A quote from section 3.8. of Rudin's functional analysis:
Suppose next that $X$ is a set and $\mathcal{F}$ is a nonempty family of mappings $f: X \to Y_f$, where each $Y_f$ is a topological space (In many important cases $Y_f$ is the same for all $f \in \mathcal{F}$. Let $\tau$ be the collection of all unions of finite intersections of sets $f^{-1}(V)$, with $f \in \mathcal{F}$ and $V$ open in $Y_f$. Then $\tau$ is a topology on $X$, and it is in fact the weakest topology on $X$ that makes every $f \in \mathcal{F}$ continuous.
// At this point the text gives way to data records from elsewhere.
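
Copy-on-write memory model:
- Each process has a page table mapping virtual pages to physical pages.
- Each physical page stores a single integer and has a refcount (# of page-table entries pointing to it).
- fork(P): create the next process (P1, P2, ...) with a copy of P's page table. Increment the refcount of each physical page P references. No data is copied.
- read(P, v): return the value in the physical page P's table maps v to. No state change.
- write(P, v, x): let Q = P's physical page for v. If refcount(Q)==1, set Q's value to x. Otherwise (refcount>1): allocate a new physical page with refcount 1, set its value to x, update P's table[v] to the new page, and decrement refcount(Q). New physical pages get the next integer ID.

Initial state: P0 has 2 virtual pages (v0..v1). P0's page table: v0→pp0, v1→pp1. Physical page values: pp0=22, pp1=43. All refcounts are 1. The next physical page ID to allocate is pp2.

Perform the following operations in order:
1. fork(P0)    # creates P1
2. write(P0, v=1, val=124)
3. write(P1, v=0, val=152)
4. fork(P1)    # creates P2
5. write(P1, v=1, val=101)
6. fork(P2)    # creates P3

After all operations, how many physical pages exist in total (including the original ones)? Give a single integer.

Op 1: fork(P0) -> P1. 2 ppages; refcounts: pp0:2 pp1:2
Op 2: write(P0, v1, 124). refcount(pp1)=2>1 -> COPY to pp2. 3 ppages; refcounts: pp0:2 pp1:1 pp2:1
Op 3: write(P1, v0, 152). refcount(pp0)=2>1 -> COPY to pp3. 4 ppages; refcounts: pp0:1 pp1:1 pp2:1 pp3:1
Op 4: fork(P1) -> P2. 4 ppages; refcounts: pp0:1 pp1:2 pp2:1 pp3:2
Op 5: write(P1, v1, 101). refcount(pp1)=2>1 -> COPY to pp4. 5 ppages; refcounts: pp0:1 pp1:1 pp2:1 pp3:2 pp4:1
Op 6: fork(P2) -> P3. 5 ppages; refcounts: pp0:1 pp1:2 pp2:1 pp3:3 pp4:1

Answer: 5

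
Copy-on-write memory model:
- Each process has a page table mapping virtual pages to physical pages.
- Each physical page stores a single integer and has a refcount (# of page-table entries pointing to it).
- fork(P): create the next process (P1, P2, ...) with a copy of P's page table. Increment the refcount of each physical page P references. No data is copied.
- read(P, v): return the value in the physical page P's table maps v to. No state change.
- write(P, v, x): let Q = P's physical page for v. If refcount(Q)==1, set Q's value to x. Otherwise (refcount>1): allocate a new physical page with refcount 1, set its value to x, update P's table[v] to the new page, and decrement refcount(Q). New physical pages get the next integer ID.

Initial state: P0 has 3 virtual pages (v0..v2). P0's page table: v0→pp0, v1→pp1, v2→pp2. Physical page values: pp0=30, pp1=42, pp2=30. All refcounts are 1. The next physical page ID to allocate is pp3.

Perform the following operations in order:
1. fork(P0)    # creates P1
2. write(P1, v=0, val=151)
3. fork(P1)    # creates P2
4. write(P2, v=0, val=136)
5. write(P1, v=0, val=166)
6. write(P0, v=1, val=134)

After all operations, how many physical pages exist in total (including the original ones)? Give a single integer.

Answer: 6

Derivation:
Op 1: fork(P0) -> P1. 3 ppages; refcounts: pp0:2 pp1:2 pp2:2
Op 2: write(P1, v0, 151). refcount(pp0)=2>1 -> COPY to pp3. 4 ppages; refcounts: pp0:1 pp1:2 pp2:2 pp3:1
Op 3: fork(P1) -> P2. 4 ppages; refcounts: pp0:1 pp1:3 pp2:3 pp3:2
Op 4: write(P2, v0, 136). refcount(pp3)=2>1 -> COPY to pp4. 5 ppages; refcounts: pp0:1 pp1:3 pp2:3 pp3:1 pp4:1
Op 5: write(P1, v0, 166). refcount(pp3)=1 -> write in place. 5 ppages; refcounts: pp0:1 pp1:3 pp2:3 pp3:1 pp4:1
Op 6: write(P0, v1, 134). refcount(pp1)=3>1 -> COPY to pp5. 6 ppages; refcounts: pp0:1 pp1:2 pp2:3 pp3:1 pp4:1 pp5:1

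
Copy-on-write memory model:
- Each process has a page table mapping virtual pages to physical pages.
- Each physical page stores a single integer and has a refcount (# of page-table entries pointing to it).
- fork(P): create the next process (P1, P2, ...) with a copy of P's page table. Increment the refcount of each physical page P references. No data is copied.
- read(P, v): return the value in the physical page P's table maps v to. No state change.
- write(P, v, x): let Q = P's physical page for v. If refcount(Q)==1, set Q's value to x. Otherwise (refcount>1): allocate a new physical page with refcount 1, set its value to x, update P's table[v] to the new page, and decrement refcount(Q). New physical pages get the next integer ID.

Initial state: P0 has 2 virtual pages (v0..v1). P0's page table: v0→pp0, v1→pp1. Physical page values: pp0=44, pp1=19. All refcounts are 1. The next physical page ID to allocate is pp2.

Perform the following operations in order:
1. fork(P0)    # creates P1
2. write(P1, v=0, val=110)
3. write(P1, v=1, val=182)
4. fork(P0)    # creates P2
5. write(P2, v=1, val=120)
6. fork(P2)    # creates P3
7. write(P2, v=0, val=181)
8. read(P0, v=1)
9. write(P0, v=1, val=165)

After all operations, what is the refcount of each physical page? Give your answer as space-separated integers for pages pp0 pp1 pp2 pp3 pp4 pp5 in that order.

Answer: 2 1 1 1 2 1

Derivation:
Op 1: fork(P0) -> P1. 2 ppages; refcounts: pp0:2 pp1:2
Op 2: write(P1, v0, 110). refcount(pp0)=2>1 -> COPY to pp2. 3 ppages; refcounts: pp0:1 pp1:2 pp2:1
Op 3: write(P1, v1, 182). refcount(pp1)=2>1 -> COPY to pp3. 4 ppages; refcounts: pp0:1 pp1:1 pp2:1 pp3:1
Op 4: fork(P0) -> P2. 4 ppages; refcounts: pp0:2 pp1:2 pp2:1 pp3:1
Op 5: write(P2, v1, 120). refcount(pp1)=2>1 -> COPY to pp4. 5 ppages; refcounts: pp0:2 pp1:1 pp2:1 pp3:1 pp4:1
Op 6: fork(P2) -> P3. 5 ppages; refcounts: pp0:3 pp1:1 pp2:1 pp3:1 pp4:2
Op 7: write(P2, v0, 181). refcount(pp0)=3>1 -> COPY to pp5. 6 ppages; refcounts: pp0:2 pp1:1 pp2:1 pp3:1 pp4:2 pp5:1
Op 8: read(P0, v1) -> 19. No state change.
Op 9: write(P0, v1, 165). refcount(pp1)=1 -> write in place. 6 ppages; refcounts: pp0:2 pp1:1 pp2:1 pp3:1 pp4:2 pp5:1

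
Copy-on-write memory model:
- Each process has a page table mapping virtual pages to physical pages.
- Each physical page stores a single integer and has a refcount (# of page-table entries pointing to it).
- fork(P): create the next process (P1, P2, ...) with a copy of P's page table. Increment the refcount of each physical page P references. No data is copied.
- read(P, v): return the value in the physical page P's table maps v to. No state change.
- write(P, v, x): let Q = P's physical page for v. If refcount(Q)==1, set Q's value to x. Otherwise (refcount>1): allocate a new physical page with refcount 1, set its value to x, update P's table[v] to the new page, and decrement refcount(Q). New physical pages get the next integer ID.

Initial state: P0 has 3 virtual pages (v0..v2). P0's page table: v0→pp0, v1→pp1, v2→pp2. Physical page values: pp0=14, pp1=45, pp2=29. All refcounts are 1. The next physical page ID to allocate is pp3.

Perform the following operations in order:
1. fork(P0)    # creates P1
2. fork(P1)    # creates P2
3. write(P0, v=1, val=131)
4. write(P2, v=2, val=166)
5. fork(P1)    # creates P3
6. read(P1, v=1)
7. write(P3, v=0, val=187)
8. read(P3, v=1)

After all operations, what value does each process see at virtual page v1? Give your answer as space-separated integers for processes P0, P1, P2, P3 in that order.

Answer: 131 45 45 45

Derivation:
Op 1: fork(P0) -> P1. 3 ppages; refcounts: pp0:2 pp1:2 pp2:2
Op 2: fork(P1) -> P2. 3 ppages; refcounts: pp0:3 pp1:3 pp2:3
Op 3: write(P0, v1, 131). refcount(pp1)=3>1 -> COPY to pp3. 4 ppages; refcounts: pp0:3 pp1:2 pp2:3 pp3:1
Op 4: write(P2, v2, 166). refcount(pp2)=3>1 -> COPY to pp4. 5 ppages; refcounts: pp0:3 pp1:2 pp2:2 pp3:1 pp4:1
Op 5: fork(P1) -> P3. 5 ppages; refcounts: pp0:4 pp1:3 pp2:3 pp3:1 pp4:1
Op 6: read(P1, v1) -> 45. No state change.
Op 7: write(P3, v0, 187). refcount(pp0)=4>1 -> COPY to pp5. 6 ppages; refcounts: pp0:3 pp1:3 pp2:3 pp3:1 pp4:1 pp5:1
Op 8: read(P3, v1) -> 45. No state change.
P0: v1 -> pp3 = 131
P1: v1 -> pp1 = 45
P2: v1 -> pp1 = 45
P3: v1 -> pp1 = 45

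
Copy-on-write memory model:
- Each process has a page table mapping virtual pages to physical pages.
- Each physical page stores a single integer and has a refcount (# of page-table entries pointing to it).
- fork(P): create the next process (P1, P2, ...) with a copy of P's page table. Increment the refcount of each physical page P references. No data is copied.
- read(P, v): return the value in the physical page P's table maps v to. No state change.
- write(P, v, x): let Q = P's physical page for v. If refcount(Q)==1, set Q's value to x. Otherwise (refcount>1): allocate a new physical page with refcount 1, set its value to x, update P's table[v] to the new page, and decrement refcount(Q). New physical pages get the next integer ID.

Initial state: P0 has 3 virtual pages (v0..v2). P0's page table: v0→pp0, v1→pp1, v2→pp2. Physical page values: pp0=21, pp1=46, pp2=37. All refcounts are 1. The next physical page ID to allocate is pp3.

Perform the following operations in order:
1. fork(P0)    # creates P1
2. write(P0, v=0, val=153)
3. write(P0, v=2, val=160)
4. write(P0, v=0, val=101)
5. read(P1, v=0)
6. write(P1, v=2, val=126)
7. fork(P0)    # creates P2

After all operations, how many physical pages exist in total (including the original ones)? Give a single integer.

Op 1: fork(P0) -> P1. 3 ppages; refcounts: pp0:2 pp1:2 pp2:2
Op 2: write(P0, v0, 153). refcount(pp0)=2>1 -> COPY to pp3. 4 ppages; refcounts: pp0:1 pp1:2 pp2:2 pp3:1
Op 3: write(P0, v2, 160). refcount(pp2)=2>1 -> COPY to pp4. 5 ppages; refcounts: pp0:1 pp1:2 pp2:1 pp3:1 pp4:1
Op 4: write(P0, v0, 101). refcount(pp3)=1 -> write in place. 5 ppages; refcounts: pp0:1 pp1:2 pp2:1 pp3:1 pp4:1
Op 5: read(P1, v0) -> 21. No state change.
Op 6: write(P1, v2, 126). refcount(pp2)=1 -> write in place. 5 ppages; refcounts: pp0:1 pp1:2 pp2:1 pp3:1 pp4:1
Op 7: fork(P0) -> P2. 5 ppages; refcounts: pp0:1 pp1:3 pp2:1 pp3:2 pp4:2

Answer: 5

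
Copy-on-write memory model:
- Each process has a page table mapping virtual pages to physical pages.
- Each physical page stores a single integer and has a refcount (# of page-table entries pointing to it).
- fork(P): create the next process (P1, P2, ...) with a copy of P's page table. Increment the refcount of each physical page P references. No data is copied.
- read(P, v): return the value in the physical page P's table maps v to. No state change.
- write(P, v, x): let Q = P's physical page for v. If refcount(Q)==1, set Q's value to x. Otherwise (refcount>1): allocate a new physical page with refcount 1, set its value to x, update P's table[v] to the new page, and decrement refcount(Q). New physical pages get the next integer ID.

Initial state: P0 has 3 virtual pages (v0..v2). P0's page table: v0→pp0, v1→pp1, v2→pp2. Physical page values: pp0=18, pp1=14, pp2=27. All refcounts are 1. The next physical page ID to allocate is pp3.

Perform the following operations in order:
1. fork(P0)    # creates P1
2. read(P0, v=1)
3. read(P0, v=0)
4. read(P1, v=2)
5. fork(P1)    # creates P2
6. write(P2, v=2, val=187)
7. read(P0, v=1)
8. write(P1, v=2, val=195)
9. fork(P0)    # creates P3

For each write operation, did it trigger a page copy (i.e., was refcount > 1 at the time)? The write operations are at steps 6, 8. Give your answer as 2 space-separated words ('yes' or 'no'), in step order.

Op 1: fork(P0) -> P1. 3 ppages; refcounts: pp0:2 pp1:2 pp2:2
Op 2: read(P0, v1) -> 14. No state change.
Op 3: read(P0, v0) -> 18. No state change.
Op 4: read(P1, v2) -> 27. No state change.
Op 5: fork(P1) -> P2. 3 ppages; refcounts: pp0:3 pp1:3 pp2:3
Op 6: write(P2, v2, 187). refcount(pp2)=3>1 -> COPY to pp3. 4 ppages; refcounts: pp0:3 pp1:3 pp2:2 pp3:1
Op 7: read(P0, v1) -> 14. No state change.
Op 8: write(P1, v2, 195). refcount(pp2)=2>1 -> COPY to pp4. 5 ppages; refcounts: pp0:3 pp1:3 pp2:1 pp3:1 pp4:1
Op 9: fork(P0) -> P3. 5 ppages; refcounts: pp0:4 pp1:4 pp2:2 pp3:1 pp4:1

yes yes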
Why is such topology the weakest?
Also consider in the very same section the following proposition
If $\mathcal{F}$ is a family of mappings $f : X \to Y_f$ where $X$ is a set and each $Y_f$ is a Hausdorff space, and if $\mathcal{F}$ separates points on $X$, then the $\mathcal{F}$-topology of $X$ is a Hausdorff topology.
What is the meaning of the terminology $\mathcal{F}$-topology on $X$ in this context? Is it either 1) a topology on $X$ constructed using the family $\mathcal{F}$ or b) a topology on the set $\mathcal{F}$? From the very short proof below it seems to me is the former, but I wanna be sure.
(1) If you want all the $f$ be continuous, then all the $f^{-1}(V)$ must be open. Also, by definition of topology, all unions of finite intersections of such sets must be open. But this family is a topology, as you can check.
(2) Is the weakest topology that makes continuous all the mappings $f\in\mathcal{F}$.